Los consumidores emplean cada vez más la tecnología y los responsables de marketing se centran cada vez más en ella, para integrarla en sus procesos. Pero mientras se esfuerzan por entender cómo funciona y qué deben hacer y en aplicarlo, están olvidando que también tienen que trabajar para ser distintos a sus competidores y tener una personalidad única.

Pasar dinero de la tecnología a la creatividad

De hecho, la situación está ya en un nivel tal que Forrester directamente recomienda sacar dinero de un terreno y meterlo directamente en otro. La analista de mercado apunta a que las marcas deberían quitar unos 19.000 millones de dólares de sus presupuestos destinados a tecnología y centrarlos en el trabajo creativo. El movimiento de capital no sería simplemente una reestructuración de presupuestos, sino que tendría un impacto notable en el retorno de la inversión. Forrester estima que el ROI podría subir en 10.000 millones de dólares en los próximos 6 años.

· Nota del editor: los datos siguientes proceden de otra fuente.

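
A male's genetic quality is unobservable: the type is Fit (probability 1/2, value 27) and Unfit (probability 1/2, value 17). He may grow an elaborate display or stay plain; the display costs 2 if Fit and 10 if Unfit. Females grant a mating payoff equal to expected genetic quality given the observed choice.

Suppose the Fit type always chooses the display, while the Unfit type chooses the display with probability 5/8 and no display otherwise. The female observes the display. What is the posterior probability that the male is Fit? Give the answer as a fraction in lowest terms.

P(the display) = (1/2)·1 + (1/2)·(5/8) = 13/16.
By Bayes' rule, P(Fit | the display) = (1/2) / (13/16) = 8/13.

8/13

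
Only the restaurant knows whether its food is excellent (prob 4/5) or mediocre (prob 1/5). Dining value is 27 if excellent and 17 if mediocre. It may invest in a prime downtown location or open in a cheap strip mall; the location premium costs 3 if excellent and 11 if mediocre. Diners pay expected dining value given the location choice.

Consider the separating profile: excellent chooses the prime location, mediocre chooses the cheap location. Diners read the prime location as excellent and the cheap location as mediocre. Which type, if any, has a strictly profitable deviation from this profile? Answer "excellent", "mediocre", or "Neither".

The prime location pays 27; the cheap location pays 17.
excellent: assigned the prime location, nets 27 − 3 = 24; deviating to the cheap location nets 17.
mediocre: assigned the cheap location, nets 17; deviating to the prime location nets 27 − 11 = 16.
Both types strictly prefer their assigned action; no profitable deviation.

Neither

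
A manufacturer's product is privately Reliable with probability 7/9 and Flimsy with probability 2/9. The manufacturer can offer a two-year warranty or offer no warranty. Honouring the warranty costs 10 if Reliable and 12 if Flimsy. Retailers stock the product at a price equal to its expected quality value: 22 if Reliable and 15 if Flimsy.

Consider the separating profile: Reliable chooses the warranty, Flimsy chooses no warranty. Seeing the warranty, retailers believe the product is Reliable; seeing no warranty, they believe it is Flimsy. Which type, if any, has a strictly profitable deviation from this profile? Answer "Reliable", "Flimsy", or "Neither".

Reliable

The warranty pays 22; no warranty pays 15.
Reliable: assigned the warranty, nets 22 − 10 = 12; deviating to no warranty nets 15.
Flimsy: assigned no warranty, nets 15; deviating to the warranty nets 22 − 12 = 10.
The Reliable type gains 3 by deviating.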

Por supuesto, esto no implica abandonar la tecnología o pensar que no es importante. La verdad es que la tecnología es crucial y que las empresas no tienen más remedio que emplearla. Lo que suponen estos datos es, sin embargo, que hay que tener muy claro que la tecnología no funciona sola. Los marketeros tienen que ser capaces de integrarla, sin perder la esencia de su trabajo.